En el panorama artístico-cultural de hoy nos salta a la vista una tendencia a la recreación en lo grotesco, lo banal o, en el mejor de los casos, lo eficiente. En las representaciones de Jenny Saville, Cindy Sherman o Takashi Murakami, triunfa lo demencial y monstruoso; el absurdo de lo infantil en las obras de Jeff Koons y Damien Hirst; o pensando en otros medios, vemos la asepsia minimalista de las decoraciones de IKEA, así como la proliferación de mensajes chabacanos y escenas sórdidas en las películas y series de televisión.
Se puede argumentar que el ámbito creativo, más allá de lo meramente estético, tiene la finalidad de arrojar luz y representar el espíritu de una época. En esto, el arte contemporáneo es feliz, pues es preciso en cuanto a su descripción de las realidades del alma del hombre de hoy.
La pérdida de equilibrio y armonía en las formas es conforme al relativismo en el terreno de la verdad.
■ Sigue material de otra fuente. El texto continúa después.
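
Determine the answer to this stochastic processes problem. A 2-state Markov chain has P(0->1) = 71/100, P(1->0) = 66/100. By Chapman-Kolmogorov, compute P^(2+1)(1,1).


P^3 = P^2 * P^1
Computing via matrix multiplication of the transition matrix.
Entry (1,1) of P^3 = 0.4938

0.4938


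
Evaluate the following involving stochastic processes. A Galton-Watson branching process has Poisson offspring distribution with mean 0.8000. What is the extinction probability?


Since mu = 0.8000 <= 1, extinction probability = 1.

1.0000


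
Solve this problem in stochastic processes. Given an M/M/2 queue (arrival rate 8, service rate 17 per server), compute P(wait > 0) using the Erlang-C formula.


a = lambda/mu = 0.4706
rho = a/c = 0.2353
Erlang-C formula applied:
C(c,a) = 0.0896

0.0896


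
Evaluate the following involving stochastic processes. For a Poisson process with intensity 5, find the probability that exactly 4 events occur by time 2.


P(N(t)=k) = (lambda*t)^k * exp(-lambda*t) / k!
lambda*t = 10
= 10^4 * exp(-10) / 4!
= 10000 * 4.5400e-05 / 24
= 0.0189

0.0189


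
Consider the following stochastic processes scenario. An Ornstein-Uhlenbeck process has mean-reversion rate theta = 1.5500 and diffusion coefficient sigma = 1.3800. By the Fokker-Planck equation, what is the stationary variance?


Stationary variance = sigma^2 / (2*theta)
= 1.3800^2 / (2*1.5500)
= 1.9044 / 3.1000
= 0.6143

0.6143


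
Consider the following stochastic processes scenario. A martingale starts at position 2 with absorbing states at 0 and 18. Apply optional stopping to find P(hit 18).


By optional stopping theorem: E(M at tau) = M(0) = 2
P(hit 18)*18 + P(hit 0)*0 = 2
P(hit 18) = (2 - 0)/(18 - 0) = 1/9 = 0.1111

0.1111


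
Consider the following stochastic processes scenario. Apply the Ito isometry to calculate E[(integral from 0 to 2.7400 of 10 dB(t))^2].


By Ito isometry: E[(int f dB)^2] = int f^2 dt
= 10^2 * 2.7400
= 100 * 2.7400 = 274.0000

274.0000


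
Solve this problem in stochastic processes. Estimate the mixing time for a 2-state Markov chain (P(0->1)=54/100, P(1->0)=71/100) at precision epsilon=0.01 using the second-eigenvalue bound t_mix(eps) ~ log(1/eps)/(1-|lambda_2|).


lambda_2 = |1 - p01 - p10| = |1 - 0.5400 - 0.7100| = 0.2500
t_mix ~ log(1/eps)/(1 - |lambda_2|)
= log(100)/(1 - 0.2500) = 4.6052/0.7500
= 6.1402

6.1402


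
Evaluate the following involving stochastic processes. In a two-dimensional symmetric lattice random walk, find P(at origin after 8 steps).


P = C(8,4)^2 / 4^8
= 70^2 / 65536
= 4900 / 65536
= 0.0748

0.0748


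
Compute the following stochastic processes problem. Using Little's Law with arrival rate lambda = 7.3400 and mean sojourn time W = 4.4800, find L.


Little's Law: L = lambda * W
= 7.3400 * 4.4800
= 32.8832

32.8832


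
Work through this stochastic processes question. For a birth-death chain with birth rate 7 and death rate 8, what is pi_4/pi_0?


For birth-death process, pi_n/pi_0 = (lambda/mu)^n
= (7/8)^4
= 0.5862

0.5862


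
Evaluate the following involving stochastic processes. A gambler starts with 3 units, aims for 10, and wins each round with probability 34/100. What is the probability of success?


Gambler's ruin formula:
r = q/p = 0.6600/0.3400 = 1.9412
P(win) = (1 - r^i)/(1 - r^N)
= (1 - 1.9412^3)/(1 - 1.9412^10)
= 0.0083

0.0083


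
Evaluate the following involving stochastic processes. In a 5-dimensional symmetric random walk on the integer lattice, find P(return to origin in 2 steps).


P(return in 2 steps) = P(reverse first step) = 1/(2d)
= 1/10
= 0.1000

0.1000


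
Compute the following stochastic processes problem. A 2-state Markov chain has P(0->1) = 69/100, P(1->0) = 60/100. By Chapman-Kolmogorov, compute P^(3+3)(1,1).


P^6 = P^3 * P^3
Computing via matrix multiplication of the transition matrix.
Entry (1,1) of P^6 = 0.5352

0.5352


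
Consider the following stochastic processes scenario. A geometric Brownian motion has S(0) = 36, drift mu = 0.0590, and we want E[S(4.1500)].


E[S(t)] = S(0) * exp(mu * t)
= 36 * exp(0.0590 * 4.1500)
= 36 * 1.2774
= 45.9875

45.9875


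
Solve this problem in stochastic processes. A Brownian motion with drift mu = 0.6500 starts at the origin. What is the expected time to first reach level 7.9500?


Expected first passage time = a/mu
= 7.9500/0.6500
= 12.2308

12.2308


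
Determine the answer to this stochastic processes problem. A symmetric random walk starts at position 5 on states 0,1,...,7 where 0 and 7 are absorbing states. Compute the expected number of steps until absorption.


For symmetric RW on 0,...,N with absorbing barriers, E(i) = i*(N-i)
E(5) = 5 * 2 = 10

10


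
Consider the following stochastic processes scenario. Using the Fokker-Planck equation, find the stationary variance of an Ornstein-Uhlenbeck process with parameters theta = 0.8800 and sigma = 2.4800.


Stationary variance = sigma^2 / (2*theta)
= 2.4800^2 / (2*0.8800)
= 6.1504 / 1.7600
= 3.4945

3.4945


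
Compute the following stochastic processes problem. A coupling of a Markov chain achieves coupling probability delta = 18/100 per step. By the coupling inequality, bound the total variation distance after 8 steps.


TV distance bound <= (1-delta)^n
= (1 - 0.1800)^8
= 0.8200^8
= 0.2044

0.2044


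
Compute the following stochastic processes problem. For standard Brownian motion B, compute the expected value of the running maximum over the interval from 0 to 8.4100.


E(max B(s)) = sqrt(2t/pi)
= sqrt(2*8.4100/pi)
= sqrt(5.3540)
= 2.3139

2.3139


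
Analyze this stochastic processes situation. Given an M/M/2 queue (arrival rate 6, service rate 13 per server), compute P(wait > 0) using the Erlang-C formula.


a = lambda/mu = 0.4615
rho = a/c = 0.2308
Erlang-C formula applied:
C(c,a) = 0.0865

0.0865


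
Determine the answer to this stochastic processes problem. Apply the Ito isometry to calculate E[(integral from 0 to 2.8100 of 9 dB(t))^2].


By Ito isometry: E[(int f dB)^2] = int f^2 dt
= 9^2 * 2.8100
= 81 * 2.8100 = 227.6100

227.6100


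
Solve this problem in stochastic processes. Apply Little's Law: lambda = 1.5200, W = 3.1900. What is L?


Little's Law: L = lambda * W
= 1.5200 * 3.1900
= 4.8488

4.8488


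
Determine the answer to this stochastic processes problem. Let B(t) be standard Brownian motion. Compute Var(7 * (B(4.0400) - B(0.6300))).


Var(alpha*(B(t)-B(s))) = alpha^2 * (t-s)
= 7^2 * (4.0400 - 0.6300)
= 49 * 3.4100
= 167.0900

167.0900


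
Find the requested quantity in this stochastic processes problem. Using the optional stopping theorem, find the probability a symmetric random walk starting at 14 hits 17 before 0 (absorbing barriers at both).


By optional stopping theorem: E(M at tau) = M(0) = 14
P(hit 17)*17 + P(hit 0)*0 = 14
P(hit 17) = (14 - 0)/(17 - 0) = 14/17 = 0.8235

0.8235


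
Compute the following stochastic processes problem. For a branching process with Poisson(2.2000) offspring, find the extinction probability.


Since mu = 2.2000 > 1, extinction prob q < 1.
Solve s = exp(mu*(s-1)) iteratively.
q = 0.1563

0.1563


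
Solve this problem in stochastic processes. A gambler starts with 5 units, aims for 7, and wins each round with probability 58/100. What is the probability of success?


Gambler's ruin formula:
r = q/p = 0.4200/0.5800 = 0.7241
P(win) = (1 - r^i)/(1 - r^N)
= (1 - 0.7241^5)/(1 - 0.7241^7)
= 0.8943

0.8943


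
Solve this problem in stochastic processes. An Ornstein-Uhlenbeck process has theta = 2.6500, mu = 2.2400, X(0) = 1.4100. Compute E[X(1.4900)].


E[X(t)] = mu + (X(0) - mu)*exp(-theta*t)
= 2.2400 + (1.4100 - 2.2400)*exp(-2.6500*1.4900)
= 2.2400 + -0.8300 * 0.0193
= 2.2240

2.2240


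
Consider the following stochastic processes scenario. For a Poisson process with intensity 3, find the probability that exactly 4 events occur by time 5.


P(N(t)=k) = (lambda*t)^k * exp(-lambda*t) / k!
lambda*t = 15
= 15^4 * exp(-15) / 4!
= 50625 * 3.0590e-07 / 24
= 6.4526e-04

6.4526e-04


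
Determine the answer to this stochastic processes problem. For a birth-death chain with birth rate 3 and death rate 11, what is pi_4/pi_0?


For birth-death process, pi_n/pi_0 = (lambda/mu)^n
= (3/11)^4
= 0.0055

0.0055


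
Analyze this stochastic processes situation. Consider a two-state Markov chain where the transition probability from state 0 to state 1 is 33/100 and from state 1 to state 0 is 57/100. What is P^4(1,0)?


Computing P^4 by matrix multiplication.
P = [[0.6700, 0.3300], [0.5700, 0.4300]]
After raising P to the power 4:
P^4(1,0) = 0.6333

0.6333


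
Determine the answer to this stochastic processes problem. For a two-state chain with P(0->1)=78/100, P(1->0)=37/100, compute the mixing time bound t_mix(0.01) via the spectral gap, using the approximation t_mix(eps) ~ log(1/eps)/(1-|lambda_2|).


lambda_2 = |1 - p01 - p10| = |1 - 0.7800 - 0.3700| = 0.1500
t_mix ~ log(1/eps)/(1 - |lambda_2|)
= log(100)/(1 - 0.1500) = 4.6052/0.8500
= 5.4178

5.4178


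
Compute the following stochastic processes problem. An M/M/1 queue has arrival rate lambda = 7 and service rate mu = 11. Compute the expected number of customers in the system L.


rho = 7/11 = 0.6364
L = rho/(1-rho)
= 0.6364/0.3636
= 1.7500

1.7500


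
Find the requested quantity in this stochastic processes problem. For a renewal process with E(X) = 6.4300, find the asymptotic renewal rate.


Long-run renewal rate = 1/E(X)
= 1/6.4300
= 0.1555

0.1555


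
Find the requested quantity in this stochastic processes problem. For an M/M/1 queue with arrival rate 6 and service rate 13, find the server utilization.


rho = lambda/mu
= 6/13
= 0.4615

0.4615


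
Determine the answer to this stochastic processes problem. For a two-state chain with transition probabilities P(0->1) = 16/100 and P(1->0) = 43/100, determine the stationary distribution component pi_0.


Stationary distribution: pi_0 = p10/(p01+p10), pi_1 = p01/(p01+p10)
p01 = 0.1600, p10 = 0.4300
pi_0 = 0.7288

0.7288


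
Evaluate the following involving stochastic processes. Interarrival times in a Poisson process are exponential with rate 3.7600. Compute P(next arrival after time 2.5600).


P(X > t) = exp(-lambda * t)
= exp(-3.7600 * 2.5600)
= exp(-9.6256) = 6.6017e-05

6.6017e-05


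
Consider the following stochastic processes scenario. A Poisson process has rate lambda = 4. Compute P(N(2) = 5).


P(N(t)=k) = (lambda*t)^k * exp(-lambda*t) / k!
lambda*t = 8
= 8^5 * exp(-8) / 5!
= 32768 * 3.3546e-04 / 120
= 0.0916

0.0916


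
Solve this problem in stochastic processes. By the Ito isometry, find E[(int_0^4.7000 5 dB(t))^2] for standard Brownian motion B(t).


By Ito isometry: E[(int f dB)^2] = int f^2 dt
= 5^2 * 4.7000
= 25 * 4.7000 = 117.5000

117.5000


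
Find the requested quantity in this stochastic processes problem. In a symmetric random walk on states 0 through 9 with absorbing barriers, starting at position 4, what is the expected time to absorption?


For symmetric RW on 0,...,N with absorbing barriers, E(i) = i*(N-i)
E(4) = 4 * 5 = 20

20


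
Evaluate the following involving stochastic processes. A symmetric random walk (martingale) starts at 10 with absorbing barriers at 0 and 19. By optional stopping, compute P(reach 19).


By optional stopping theorem: E(M at tau) = M(0) = 10
P(hit 19)*19 + P(hit 0)*0 = 10
P(hit 19) = (10 - 0)/(19 - 0) = 10/19 = 0.5263

0.5263


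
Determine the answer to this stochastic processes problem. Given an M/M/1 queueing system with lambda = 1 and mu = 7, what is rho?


rho = lambda/mu
= 1/7
= 0.1429

0.1429


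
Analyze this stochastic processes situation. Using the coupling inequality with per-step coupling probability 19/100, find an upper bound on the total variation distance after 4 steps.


TV distance bound <= (1-delta)^n
= (1 - 0.1900)^4
= 0.8100^4
= 0.4305

0.4305


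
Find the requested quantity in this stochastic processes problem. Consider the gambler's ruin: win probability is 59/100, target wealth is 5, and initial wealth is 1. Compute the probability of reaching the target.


Gambler's ruin formula:
r = q/p = 0.4100/0.5900 = 0.6949
P(win) = (1 - r^i)/(1 - r^N)
= (1 - 0.6949^1)/(1 - 0.6949^5)
= 0.3641

0.3641


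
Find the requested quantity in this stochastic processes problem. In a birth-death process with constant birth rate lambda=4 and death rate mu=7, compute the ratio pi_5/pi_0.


For birth-death process, pi_n/pi_0 = (lambda/mu)^n
= (4/7)^5
= 0.0609

0.0609


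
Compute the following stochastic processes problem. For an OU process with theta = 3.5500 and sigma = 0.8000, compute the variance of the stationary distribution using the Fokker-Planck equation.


Stationary variance = sigma^2 / (2*theta)
= 0.8000^2 / (2*3.5500)
= 0.6400 / 7.1000
= 0.0901

0.0901


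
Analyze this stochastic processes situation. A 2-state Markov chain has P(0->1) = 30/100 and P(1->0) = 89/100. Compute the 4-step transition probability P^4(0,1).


Computing P^4 by matrix multiplication.
P = [[0.7000, 0.3000], [0.8900, 0.1100]]
After raising P to the power 4:
P^4(0,1) = 0.2518

0.2518


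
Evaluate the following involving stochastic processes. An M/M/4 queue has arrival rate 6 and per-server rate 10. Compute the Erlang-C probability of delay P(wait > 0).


a = lambda/mu = 0.6000
rho = a/c = 0.1500
Erlang-C formula applied:
C(c,a) = 0.0035

0.0035


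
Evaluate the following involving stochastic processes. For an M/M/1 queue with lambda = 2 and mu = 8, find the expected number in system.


rho = 2/8 = 0.2500
L = rho/(1-rho)
= 0.2500/0.7500
= 0.3333

0.3333


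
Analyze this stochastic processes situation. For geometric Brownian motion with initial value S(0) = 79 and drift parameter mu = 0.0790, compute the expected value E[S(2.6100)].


E[S(t)] = S(0) * exp(mu * t)
= 79 * exp(0.0790 * 2.6100)
= 79 * 1.2290
= 97.0899

97.0899


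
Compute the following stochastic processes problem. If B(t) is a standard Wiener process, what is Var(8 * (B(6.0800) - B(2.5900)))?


Var(alpha*(B(t)-B(s))) = alpha^2 * (t-s)
= 8^2 * (6.0800 - 2.5900)
= 64 * 3.4900
= 223.3600

223.3600


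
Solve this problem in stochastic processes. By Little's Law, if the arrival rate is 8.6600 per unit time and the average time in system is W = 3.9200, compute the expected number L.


Little's Law: L = lambda * W
= 8.6600 * 3.9200
= 33.9472

33.9472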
El -en muchos casos- poco esfuerzo en la técnica, nos señala el gusto por lo fácil, la impaciencia y oportunismo; el minimalismo plasma los ámbitos de pobreza y vaciedad del alma; el gusto por lo estéticamente feo o absurdo, se regocija en las heridas emocionales y la ausencia desesperanzada de ideales; lo infantil, canta la inmadurez narcisista; lo eficiente, el endiosamiento de lo material y el dinero, frente a lo inmaterial y el espíritu.
Ante esto, cabe volver la vista atrás, (o adentro), y redescubrir la belleza como aquello que nos habla de las verdades del corazón. Que, ante la angustia que enfrenta el hombre actual, nos hace hallar significado y trascendencia. Pues, como intuyó Platón, y afirmaron San Agustín y Santo Tomás, Dios está en todo aquello que es bello, bueno y verdadero.
Y sabemos que es posible, pues no nos faltan ejemplos en los que la experiencia estética es promotora de la esperanza, o en que las experiencias de sufrimiento, hechas belleza, se tornan llenas de significado.
Recordamos al autor francés Paul Claudel, quien convierte su corazón en la Navidad de 1886, tras escuchar al coro de la catedral de París; en Francisco Umbral, quien, desconsolado al ver morir a un hijo, destiló bellísimos pasajes en su “Mortal y rosa”; o en Mario Vargas Llosa quien, ante el drama personal y familiar de su adolescencia, se volcó en la literatura, concibiendo obras de genialidad y pureza estética.
Sin dejar a un lado o restar valor a las representaciones certeras del arte contemporáneo, que son espejo y reflexión de problemáticas reales, cabe reivindicar, a su vez, una revalorización de la belleza plástica y simbólica. Así, imagino un panorama artístico que no sea sólo una visión autorreferencial de la desesperanza, sino también una forma de brindar alternativas e inspiración hacia ideales plenos. Sólo así podremos convertir los gritos de tristeza, en cantos de alegría y esperanza.